Ich war nun dreizehn Jahre alt geworden und es entstand die Frage, was aus mir werden solle. Ich hätte gern musikalischen Unterricht gehabt.[10] Es standen zwei Klaviere im Hause, allein man wollte für mich nichts ausgeben und auch eine Violine schlug man mir ab. Von meinem Stiefvater war nur die eine Antwort zu bekommen, wenn es sich um meine Zukunft handelte: »Der Kerl soll Schuster werden.«

Dabei muß betont werden, daß meine Eltern sich in sehr guten Verhältnissen befanden, denn meine Mutter besaß ihr väterliches Vermögen und der Stiefvater erhielt von seiner noch lebenden und sehr wohlhabenden Mutter reichliche Zuschüsse.

1863, am 18. Oktober, flammten die Feuerzeichen von allen Höhen; es waren fünfzig Jahre seit der Schlacht von Leipzig verflossen. Die Bürgerschaft veranstaltete eine große Feier. Damals lebten noch viele alte Soldaten, die bei Leipzig auf seite Napoleons gefochten hatten. Sie schlichen mit gemischten Gefühlen in dem Festgetümmel umher. Einer dieser Soldaten war der alte Wernet, der mit Napoleon in Rußland gewesen war. Er beschäftigte sich viel mit mir und ich klagte ihm einst, daß ich eine tiefe eiternde Wunde am Knie habe und daß meine Mutter sich nicht darum bekümmere. Es war eine skrophulöse Entzündung. »Komm nur«, sagte der alte Wernet, »das muß weg!« Er führte mich zum Baden an die Elz, obwohl es schon Herbst war. Als mich fror, sagte er: »Du hättest mit mir durch die Beresina schwimmen sollen; da war es etwas kälter!« – Aber die Wunde wurde geheilt. Zugleich lehrte mich der alte Wernet trefflich schwimmen.

Die Flammenzeichen auf den Schwarzwaldhöhen verkündeten für mich eine neue Zeit der Freiheit. Denn plötzlich erschien meine Großmutter aus Wertheim in Waldkirch.

Wie eine Freiheitsgöttin sah diese Frau mit ihren steinernen Zügen nun nicht aus. Aber sie hatte meinem Großvater kurz vor dessen Tode das Versprechen geben müssen, sich meiner anzunehmen, wenn ich schlecht behandelt würde. Auf irgendeinem Wege war die Kunde von meinen Leiden zu ihr gedrungen und nun kam sie, ihr Wort einzulösen. Sie war sehr fromm und hätte sich, wenn sie wortbrüchig geworden, vor dem Zusammentreffen mit ihrem Manne im Jenseits gefürchtet.

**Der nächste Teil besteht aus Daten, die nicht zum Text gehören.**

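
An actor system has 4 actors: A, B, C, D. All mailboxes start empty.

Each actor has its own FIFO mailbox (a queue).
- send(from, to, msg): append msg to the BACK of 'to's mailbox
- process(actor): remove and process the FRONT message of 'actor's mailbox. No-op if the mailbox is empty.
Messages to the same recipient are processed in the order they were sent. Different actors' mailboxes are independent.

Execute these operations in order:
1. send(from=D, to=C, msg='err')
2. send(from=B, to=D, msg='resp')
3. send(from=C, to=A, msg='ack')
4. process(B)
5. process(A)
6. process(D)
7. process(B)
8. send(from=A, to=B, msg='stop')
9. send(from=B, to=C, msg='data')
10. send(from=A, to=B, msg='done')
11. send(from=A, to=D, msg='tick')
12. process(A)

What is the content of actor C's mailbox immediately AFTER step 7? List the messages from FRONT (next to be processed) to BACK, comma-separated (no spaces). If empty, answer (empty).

After 1 (send(from=D, to=C, msg='err')): A:[] B:[] C:[err] D:[]
After 2 (send(from=B, to=D, msg='resp')): A:[] B:[] C:[err] D:[resp]
After 3 (send(from=C, to=A, msg='ack')): A:[ack] B:[] C:[err] D:[resp]
After 4 (process(B)): A:[ack] B:[] C:[err] D:[resp]
After 5 (process(A)): A:[] B:[] C:[err] D:[resp]
After 6 (process(D)): A:[] B:[] C:[err] D:[]
After 7 (process(B)): A:[] B:[] C:[err] D:[]

err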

Die Großmutter liebte ihre Stieftochter nicht und mich auch nicht. Aber sie trat so gebieterisch auf, daß sogar der Haustyrann sich duckte und ihre Vorwürfe schweigend einsteckte. Dann wurde ausgemacht, daß ich zu ihr nach Wertheim kommen und dort das Gymnasium (damals Lyzeum genannt) besuchen sollte. Sie reiste gleich wieder ab und in einigen Wochen folgte ich ihr nach, nur mit dem Allernötigsten versehen. Mit Tränen nahm ich von meinem trefflichen Lehrer Abschied. Ich sah ihn nie wieder.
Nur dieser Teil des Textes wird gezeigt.